Cancer-related Fatigue, Inflammation and Thyrotropin-releasing Hormone

Aging and aging related illnesses such as cancer have been associated with inflammatory changes. Cancerrelated behavioral comorbidities such as fatigue, sleep disturbances, depression have also been associated with inflammation, hypothalamic-pituitary-adrenal (HPA) axis dysregulation and other neuroendocrine changes. From a clinical perspective, cancer-related fatigue demonstrates striking similarities with the cytokine-induced sickness phenomenon in animal models.
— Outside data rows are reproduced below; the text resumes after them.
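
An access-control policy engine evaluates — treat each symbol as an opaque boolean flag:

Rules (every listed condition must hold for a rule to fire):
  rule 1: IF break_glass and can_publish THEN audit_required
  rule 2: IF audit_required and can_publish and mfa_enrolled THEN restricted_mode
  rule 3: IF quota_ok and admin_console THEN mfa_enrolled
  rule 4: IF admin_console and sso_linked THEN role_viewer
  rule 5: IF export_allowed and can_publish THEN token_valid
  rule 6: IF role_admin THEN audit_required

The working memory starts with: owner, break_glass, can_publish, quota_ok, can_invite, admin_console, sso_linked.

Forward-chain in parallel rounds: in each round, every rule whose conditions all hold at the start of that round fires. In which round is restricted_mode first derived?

[1] rule 1 [IF break_glass and can_publish THEN audit_required]; rule 3 [IF quota_ok and admin_console THEN mfa_enrolled]; rule 4 [IF admin_console and sso_linked THEN role_viewer]. ⇒ new: audit_required, mfa_enrolled, role_viewer.
[2] rule 2 [IF audit_required and can_publish and mfa_enrolled THEN restricted_mode]. ⇒ new: restricted_mode.
restricted_mode first appears in round 2.

2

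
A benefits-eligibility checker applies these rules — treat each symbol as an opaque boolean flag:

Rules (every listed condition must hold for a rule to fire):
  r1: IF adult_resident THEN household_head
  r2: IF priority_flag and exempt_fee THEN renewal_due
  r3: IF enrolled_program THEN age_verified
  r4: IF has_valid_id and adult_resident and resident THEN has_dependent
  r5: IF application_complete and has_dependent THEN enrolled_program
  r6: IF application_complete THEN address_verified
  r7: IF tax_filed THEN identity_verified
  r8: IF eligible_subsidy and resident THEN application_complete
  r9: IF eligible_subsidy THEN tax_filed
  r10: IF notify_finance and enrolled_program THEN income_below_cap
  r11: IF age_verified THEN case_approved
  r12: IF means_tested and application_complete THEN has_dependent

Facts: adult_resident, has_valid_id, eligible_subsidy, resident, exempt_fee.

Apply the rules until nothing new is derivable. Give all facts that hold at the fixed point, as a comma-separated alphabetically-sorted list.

address_verified, adult_resident, age_verified, application_complete, case_approved, eligible_subsidy, enrolled_program, exempt_fee, has_dependent, has_valid_id, household_head, identity_verified, resident, tax_filed

Round 1 — r1, r4, r8, r9, derive household_head, has_dependent, application_complete, tax_filed.
Round 2 — r5, r6, r7, derive enrolled_program, address_verified, identity_verified.
Round 3 — r3, derive age_verified.
Round 4 — r11, derive case_approved.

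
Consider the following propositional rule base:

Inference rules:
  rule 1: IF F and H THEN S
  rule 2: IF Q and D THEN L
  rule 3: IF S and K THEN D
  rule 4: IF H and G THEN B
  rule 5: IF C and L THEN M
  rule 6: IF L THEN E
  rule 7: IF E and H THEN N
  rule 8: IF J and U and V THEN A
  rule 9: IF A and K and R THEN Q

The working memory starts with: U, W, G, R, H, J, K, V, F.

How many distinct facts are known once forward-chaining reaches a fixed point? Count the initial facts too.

17

Round 1: rule 1 [IF F and H THEN S]; rule 4 [IF H and G THEN B]; rule 8 [IF J and U and V THEN A]. New: S, B, A.
Round 2: rule 3 [IF S and K THEN D]; rule 9 [IF A and K and R THEN Q]. New: D, Q.
Round 3: rule 2 [IF Q and D THEN L]. New: L.
Round 4: rule 6 [IF L THEN E]. New: E.
Round 5: rule 7 [IF E and H THEN N]. New: N.
Closure: {A, B, D, E, F, G, H, J, K, L, N, Q, R, S, U, V, W} — 17 facts.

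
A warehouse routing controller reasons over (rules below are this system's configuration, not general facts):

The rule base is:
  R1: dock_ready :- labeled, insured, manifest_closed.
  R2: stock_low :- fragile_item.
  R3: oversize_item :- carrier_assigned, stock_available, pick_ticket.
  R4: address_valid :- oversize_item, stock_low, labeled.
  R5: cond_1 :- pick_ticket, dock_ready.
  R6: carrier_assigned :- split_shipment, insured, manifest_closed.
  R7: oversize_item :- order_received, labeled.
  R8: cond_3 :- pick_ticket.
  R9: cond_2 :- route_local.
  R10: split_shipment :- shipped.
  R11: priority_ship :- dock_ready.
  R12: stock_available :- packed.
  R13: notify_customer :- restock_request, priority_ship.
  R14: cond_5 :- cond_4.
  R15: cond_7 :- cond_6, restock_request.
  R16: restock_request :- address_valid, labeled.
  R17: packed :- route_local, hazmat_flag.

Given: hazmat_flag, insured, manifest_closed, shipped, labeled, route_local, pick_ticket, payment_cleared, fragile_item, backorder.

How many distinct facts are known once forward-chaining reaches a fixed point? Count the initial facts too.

24

Round 1 fires R1, R2, R8, R9, R10, R17, giving dock_ready, stock_low, cond_3, cond_2, split_shipment, packed.
Round 2 fires R5, R6, R11, R12, giving cond_1, carrier_assigned, priority_ship, stock_available.
Round 3 fires R3, giving oversize_item.
Round 4 fires R4, giving address_valid.
Round 5 fires R16, giving restock_request.
Round 6 fires R13, giving notify_customer.
Closure: {address_valid, backorder, carrier_assigned, cond_1, cond_2, cond_3, dock_ready, fragile_item, hazmat_flag, insured, labeled, manifest_closed, notify_customer, oversize_item, packed, payment_cleared, pick_ticket, priority_ship, restock_request, route_local, shipped, split_shipment, stock_available, stock_low} — 24 facts.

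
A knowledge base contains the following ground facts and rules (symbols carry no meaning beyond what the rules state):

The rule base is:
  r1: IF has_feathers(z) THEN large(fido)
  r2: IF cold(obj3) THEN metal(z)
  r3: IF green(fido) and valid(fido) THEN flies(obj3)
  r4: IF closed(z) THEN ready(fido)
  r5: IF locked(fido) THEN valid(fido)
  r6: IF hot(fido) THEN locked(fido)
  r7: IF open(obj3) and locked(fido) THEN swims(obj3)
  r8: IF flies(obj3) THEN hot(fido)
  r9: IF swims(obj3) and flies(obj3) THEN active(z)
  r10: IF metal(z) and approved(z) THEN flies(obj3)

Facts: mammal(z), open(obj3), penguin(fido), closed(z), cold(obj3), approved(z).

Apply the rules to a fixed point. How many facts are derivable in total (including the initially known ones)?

Round 1: r2 [IF cold(obj3) THEN metal(z)]; r4 [IF closed(z) THEN ready(fido)]. New: metal(z), ready(fido).
Round 2: r10 [IF metal(z) and approved(z) THEN flies(obj3)]. New: flies(obj3).
Round 3: r8 [IF flies(obj3) THEN hot(fido)]. New: hot(fido).
Round 4: r6 [IF hot(fido) THEN locked(fido)]. New: locked(fido).
Round 5: r5 [IF locked(fido) THEN valid(fido)]; r7 [IF open(obj3) and locked(fido) THEN swims(obj3)]. New: valid(fido), swims(obj3).
Round 6: r9 [IF swims(obj3) and flies(obj3) THEN active(z)]. New: active(z).
Closure: {active(z), approved(z), closed(z), cold(obj3), flies(obj3), hot(fido), locked(fido), mammal(z), metal(z), open(obj3), penguin(fido), ready(fido), swims(obj3), valid(fido)} — 14 facts.

14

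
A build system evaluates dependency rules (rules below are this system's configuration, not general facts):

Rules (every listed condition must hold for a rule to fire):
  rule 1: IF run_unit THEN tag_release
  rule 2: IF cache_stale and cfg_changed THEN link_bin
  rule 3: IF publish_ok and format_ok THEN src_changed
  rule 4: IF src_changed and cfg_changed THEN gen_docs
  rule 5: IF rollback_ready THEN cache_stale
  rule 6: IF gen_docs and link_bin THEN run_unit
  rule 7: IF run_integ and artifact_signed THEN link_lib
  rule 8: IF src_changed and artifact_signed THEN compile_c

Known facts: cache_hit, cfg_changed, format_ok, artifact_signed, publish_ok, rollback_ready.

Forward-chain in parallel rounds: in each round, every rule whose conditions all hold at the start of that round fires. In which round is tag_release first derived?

Round 1 fires rule 3, rule 5, giving src_changed, cache_stale.
Round 2 fires rule 2, rule 4, rule 8, giving link_bin, gen_docs, compile_c.
Round 3 fires rule 6, giving run_unit.
Round 4 fires rule 1, giving tag_release.
tag_release first appears in round 4.

4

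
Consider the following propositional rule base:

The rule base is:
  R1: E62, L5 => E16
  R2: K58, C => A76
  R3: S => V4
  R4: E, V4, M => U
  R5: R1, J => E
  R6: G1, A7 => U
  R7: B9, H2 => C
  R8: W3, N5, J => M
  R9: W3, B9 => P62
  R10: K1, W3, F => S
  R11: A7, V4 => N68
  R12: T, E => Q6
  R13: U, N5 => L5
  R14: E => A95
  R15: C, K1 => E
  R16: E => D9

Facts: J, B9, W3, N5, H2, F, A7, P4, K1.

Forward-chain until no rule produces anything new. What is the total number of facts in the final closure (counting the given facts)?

20

Round 1 — R7, R8, R9, R10, derive C, M, P62, S.
Round 2 — R3, R15, derive V4, E.
Round 3 — R4, R11, R14, R16, derive U, N68, A95, D9.
Round 4 — R13, derive L5.
Closure: {A7, A95, B9, C, D9, E, F, H2, J, K1, L5, M, N5, N68, P4, P62, S, U, V4, W3} — 20 facts.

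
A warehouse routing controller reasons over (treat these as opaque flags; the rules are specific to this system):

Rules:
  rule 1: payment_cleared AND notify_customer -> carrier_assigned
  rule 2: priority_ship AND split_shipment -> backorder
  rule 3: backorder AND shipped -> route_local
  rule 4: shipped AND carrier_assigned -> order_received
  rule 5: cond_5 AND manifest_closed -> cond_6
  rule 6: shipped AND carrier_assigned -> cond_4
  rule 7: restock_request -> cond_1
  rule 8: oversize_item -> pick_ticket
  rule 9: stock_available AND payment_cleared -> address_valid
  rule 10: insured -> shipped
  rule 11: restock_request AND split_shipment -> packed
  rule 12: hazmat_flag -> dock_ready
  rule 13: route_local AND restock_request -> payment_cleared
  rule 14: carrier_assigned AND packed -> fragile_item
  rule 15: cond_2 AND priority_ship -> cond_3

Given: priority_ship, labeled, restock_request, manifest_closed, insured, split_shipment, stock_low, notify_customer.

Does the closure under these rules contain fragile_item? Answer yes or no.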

Thyrotopin-releasing hormone (TRH) plays a homeostatic role in its interaction with several biological systems, including a critical role in its interactions with the immune system. Considerable evidence supports a pivotal role for TRH in the inflammatory processes with specific relevance to the “cytokine-induced sickness behavior” paradigm. Additionally, TRH exerts arousing and analeptic effects in instances of behavioral depression. In a small proof-of-concept study conducted by our group, we investigated TRH administration as a treatment fatigue in cancer survivors in comparison with saline administration using a double-blind, crossover design. We also evaluated impact of TRH/saline administration on the inflammatory markers in these patients. TRH administration was associated with significant improvement (p < 0.05) in fatigue levels as measured by the Visual Analog Scale-Energy (VAS-E), was associated with significant (p < 0.05) improvement in sleep disturbances and improved quality of life. Notably, TRH administration was associated with decrease in C-reactive protein (CRP) levels, a marker of inflammation. This decrease in CRP level with TRH administration was associated with improvement in energy levels as measured by the VAS-E. The present review supports potential utility of TRH-based therapeutics in medical and psychiatric disorders with underlying inflammatory processes.